TTC Chaos, I Just Don’t Get It
June 9th, 2015 by PotatoThe subway was yet again disrupted this week, with all three subway lines out of commission for an extended period Monday morning (and for a while the SRT too) — and not even shuttle buses to try to take up some of the load. I personally think it was a terrorist threat and they’re just not telling us, because the official explanation does not make sense to me at all, and just makes me angry.
Officially, it was a communications failure, and they can’t run any trains in any fashion without communications. TTC spokesperson likened it to “trying to land a plane without having communications with the tower.”
No, come on, pull the other one. I’m going to try to track down a few drivers and see if the media contacts at the TTC will talk to me, but there is just no fucking way it is like that at all. They’re trains, running on tracks, with human drivers. The equivalent scenario is closer to drivers having to cope with a power outage knocking out traffic lights — things slow down, you approach every intersection with caution, but you don’t just throw your hands in the air and say that it’s too unsafe to leave the garage today.
Trains are not cars, but in many ways the differences make the situation easier: they’re on tracks, on isolated rights-of-way, with no worries of kids running across to chase balls or geese1 sauntering across the road. The main thing to worry about are the switches, and it should be super-simple to interlock them to lock in straight-ahead mode for safety when comms go out.

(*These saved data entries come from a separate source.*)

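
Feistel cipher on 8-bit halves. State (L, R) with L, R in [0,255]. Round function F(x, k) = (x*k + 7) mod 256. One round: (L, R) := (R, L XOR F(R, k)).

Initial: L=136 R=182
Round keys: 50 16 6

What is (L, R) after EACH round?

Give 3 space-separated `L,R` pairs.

Round 1 (k=50): L=182 R=27
Round 2 (k=16): L=27 R=1
Round 3 (k=6): L=1 R=22

Answer: 182,27 27,1 1,22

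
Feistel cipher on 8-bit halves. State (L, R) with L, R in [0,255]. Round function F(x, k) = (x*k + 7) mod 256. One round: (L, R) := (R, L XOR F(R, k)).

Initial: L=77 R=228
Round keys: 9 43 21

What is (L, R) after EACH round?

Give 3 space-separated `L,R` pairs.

Round 1 (k=9): L=228 R=70
Round 2 (k=43): L=70 R=45
Round 3 (k=21): L=45 R=254

Answer: 228,70 70,45 45,254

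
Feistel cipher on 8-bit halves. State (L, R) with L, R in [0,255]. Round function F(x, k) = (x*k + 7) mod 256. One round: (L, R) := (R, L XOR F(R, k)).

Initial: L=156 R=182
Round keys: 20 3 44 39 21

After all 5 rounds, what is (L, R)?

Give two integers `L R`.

Answer: 125 228

Derivation:
Round 1 (k=20): L=182 R=163
Round 2 (k=3): L=163 R=70
Round 3 (k=44): L=70 R=172
Round 4 (k=39): L=172 R=125
Round 5 (k=21): L=125 R=228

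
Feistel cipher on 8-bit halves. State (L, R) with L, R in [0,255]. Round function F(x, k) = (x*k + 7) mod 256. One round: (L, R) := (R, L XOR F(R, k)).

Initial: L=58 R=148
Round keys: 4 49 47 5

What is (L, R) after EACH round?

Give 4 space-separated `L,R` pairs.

Answer: 148,109 109,112 112,250 250,153

Derivation:
Round 1 (k=4): L=148 R=109
Round 2 (k=49): L=109 R=112
Round 3 (k=47): L=112 R=250
Round 4 (k=5): L=250 R=153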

So I can’t see any damned reason why a train can’t creep along under the direction of the human driver, and get some kind of service going. Yes, they may have to go slower — a train can’t exactly stop on a dime, but usnig publicly available information TTC subway trains can come to a full stop from 30 km/h in about 50 m without bowling anyone over, and in as little as 25 m in an emergency braking situation (for scale, the trains are 23.2 m long). Now I know that distances are hard to judge accurately by eye, especially underground in the absence of familiar landmarks for scale, but from all the time I’ve spent on the subway gazing out the front of the lead car, I’m pretty sure the visibility down the well-lit tunnel is at least 50 m in all parts of the line, and multiples of that in most places. And even if it’s not in some curves, from a relative 15 km/h crawl — that still moves something — a train could stop in 12 m.
That leaves the 6 switches at the terminal stations as the main sticking point to operating without communications. And seriously, if those can’t be manually operated by a half-dozen people sent into the tunnels to direct traffic, then they should be redesigned to do so ASAP.
Yes, it would still have been a sucktacular delay, and without communications its likely we’d get trains bunching and gaping through the system pretty quickly. But I just can’t believe that professional, unionized drivers are completely unable to operate their trains without being directed by central communications in constant contact, that there isn’t a 15 km/h failsafe mode. I mean, many cities had subway and trolley systems before radio communications and signalling systems were even invented, and the trains ran.
1. Who can fly, but choose not to. Seriously, fuck geese. Now that I think about it, the TTC’s mascot should be a Canada Goose.
Update: As soon as I hit publish I think I got it: they think it’s a safety issue not because the trains will crash but possibly because the emergency response strips won’t send a signal to TTC central so that they can call an ambulance and hold the line up for the false alarm of the hour. Again, I don’t see how waiting until the train hits the station for a runner to hit the surface and call 911 is such a major safety issue that it warrants a complete shutdown. But then again, if that’s the reason then the plane landing analogy above is totally off base and even more idiotic.
June 12th, 2015 at 8:51 am
I had the exact reaction at first. But the TTC shutting down is much less risk (PR wise) than having an actual emergency and not being aware of it or being able to react appropriately (PR wise)
June 13th, 2015 at 12:35 pm
I suspect you’re right, Paul — but that partly comes down to the hilarious “system running normally” image. The TTC is broken down and delayed so much that there’s basically zero repercussions for them to have a slightly larger shutdown like this, so it’s the zero-cost option.